Some of our first clients recently came back to us looking for help because they are having tenant issues. The problem is these clients are currently paying property managers for a service. Their property managers should be able to resolve any issues for the property owner but are not doing enough. This may be based on the contract or simply poor communication prior to using their service.
Unless you have experience managing rental properties, or at a minimum have the motivation to do so, hiring a property manager before you acquire a property is crucial.
It’s very important to know that nobody else will have as much concern about your properties monthly cash-flow or maintenance than you because it is your investment. This means, if you have to hire a property manager, invest as much time screening them as you would do with a prospective tenant.
– If you are a member of the Apartment Owners Association or other local investor groups, get recommendations from other investors who may be members of a Property Owners Association.
– How many properties are they managing? Once this is disclosed, how many employees are managing these units?
An experienced team member for the manager with the proper tools and successfully tested processes may oversee 30 to 40 units. This does not include accounting tasks.
– Do they own any rental properties themselves? If yes, is it directly competing with your properties? If that answer is also a yes, that is a problem as your property is likely to not be rented before theirs.
– Do they have experience with only a certain class of properties such as Class A, B, C or D properties. It may be best to utilize a manager who regularly rents your class of property. You may not want a manager who markets multifamily properties in class “C” areas of Long Beach when your apartment building is in a nicer area of West Los Angeles.
– Ask if the walk-through inspections of the unit are part of the service, or is it a separate fee. This can really add-up if you own several 16 or more unit buildings.

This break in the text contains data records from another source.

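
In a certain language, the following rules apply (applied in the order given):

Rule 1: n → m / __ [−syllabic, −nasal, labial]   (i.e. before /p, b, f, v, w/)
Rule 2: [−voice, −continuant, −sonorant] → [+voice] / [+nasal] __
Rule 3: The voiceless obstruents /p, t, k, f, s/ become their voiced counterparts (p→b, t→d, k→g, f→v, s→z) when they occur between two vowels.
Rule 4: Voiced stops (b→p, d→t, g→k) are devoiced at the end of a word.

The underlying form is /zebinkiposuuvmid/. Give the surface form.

Rule 1 (nasal place assimilation): no segment meets the environment; /zebinkiposuuvmid/ is unchanged.
Rule 2 (post-nasal voicing): /k/ is a voiceless stop immediately after the nasal /n/, so it voices to [g]. /zebinkiposuuvmid/ → zebingiposuuvmid.
Rule 3 (intervocalic voicing): /p/ is a voiceless obstruent between vowels /i/ and /o/, so it voices to [b]. /s/ is a voiceless obstruent between vowels /o/ and /u/, so it voices to [z]. /zebingiposuuvmid/ → zebingibozuuvmid.
Rule 4 (final devoicing): /d/ is a voiced stop in word-final position, so it devoices to [t]. /zebingibozuuvmid/ → zebingibozuuvmit.

zebingibozuuvmit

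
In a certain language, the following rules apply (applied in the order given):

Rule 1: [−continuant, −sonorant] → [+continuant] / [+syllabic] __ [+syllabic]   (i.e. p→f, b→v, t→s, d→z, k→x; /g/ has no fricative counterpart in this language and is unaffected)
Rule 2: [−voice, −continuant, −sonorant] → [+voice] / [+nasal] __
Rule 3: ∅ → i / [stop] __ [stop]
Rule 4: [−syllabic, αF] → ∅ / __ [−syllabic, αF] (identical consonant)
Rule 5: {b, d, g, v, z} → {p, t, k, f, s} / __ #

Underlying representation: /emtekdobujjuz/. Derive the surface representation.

Rule 1 (intervocalic spirantization): /b/ is a stop between vowels /o/ and /u/, so it spirantizes to the fricative [v]. /emtekdobujjuz/ → emtekdovujjuz.
Rule 2 (post-nasal voicing): /t/ is a voiceless stop immediately after the nasal /m/, so it voices to [d]. /emtekdovujjuz/ → emdekdovujjuz.
Rule 3 (stop-cluster i-epenthesis): /k/ and /d/ form a stop–stop cluster, so [i] is inserted between them. /emdekdovujjuz/ → emdekidovujjuz.
Rule 4 (degemination): /jj/ is a geminate; the first /j/ deletes. /emdekidovujjuz/ → emdekidovujuz.
Rule 5 (final devoicing): /z/ is a voiced obstruent in word-final position, so it devoices to [s]. /emdekidovujuz/ → emdekidovujus.

emdekidovujus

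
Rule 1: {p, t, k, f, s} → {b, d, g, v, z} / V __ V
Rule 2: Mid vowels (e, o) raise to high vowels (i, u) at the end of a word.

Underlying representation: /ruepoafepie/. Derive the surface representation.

rueboavebii

Rule 1 (intervocalic voicing): /p/ is a voiceless obstruent between vowels /e/ and /o/, so it voices to [b]. /f/ is a voiceless obstruent between vowels /a/ and /e/, so it voices to [v]. /p/ is a voiceless obstruent between vowels /e/ and /i/, so it voices to [b]. /ruepoafepie/ → rueboavebie.
Rule 2 (final vowel raising): /e/ is a mid vowel in word-final position, so it raises to [i]. /rueboavebie/ → rueboavebii.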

– The majority of property managers charge you a fee ranging from 7 to 10-percent of the rents to manage your properties. Make sure the contract you sign clarifies the fee condition. Is their fee is based on rents collected or will it include the rent they did not collect?
– Most managers will have you deposit a specific amount for maintenance calls for your units. It is good practice to never let the property manager pay more than $250 for maintenance prior to contacting you.
– Do you have easy access to contact their team?
Having the ability to connect with a team member of the manager who can resolve issues rapidly and make decisions is a must. Look for a manager who utilizes property management software, that provides quick and efficient direct communication with their team, as opposed to decades old types of communication.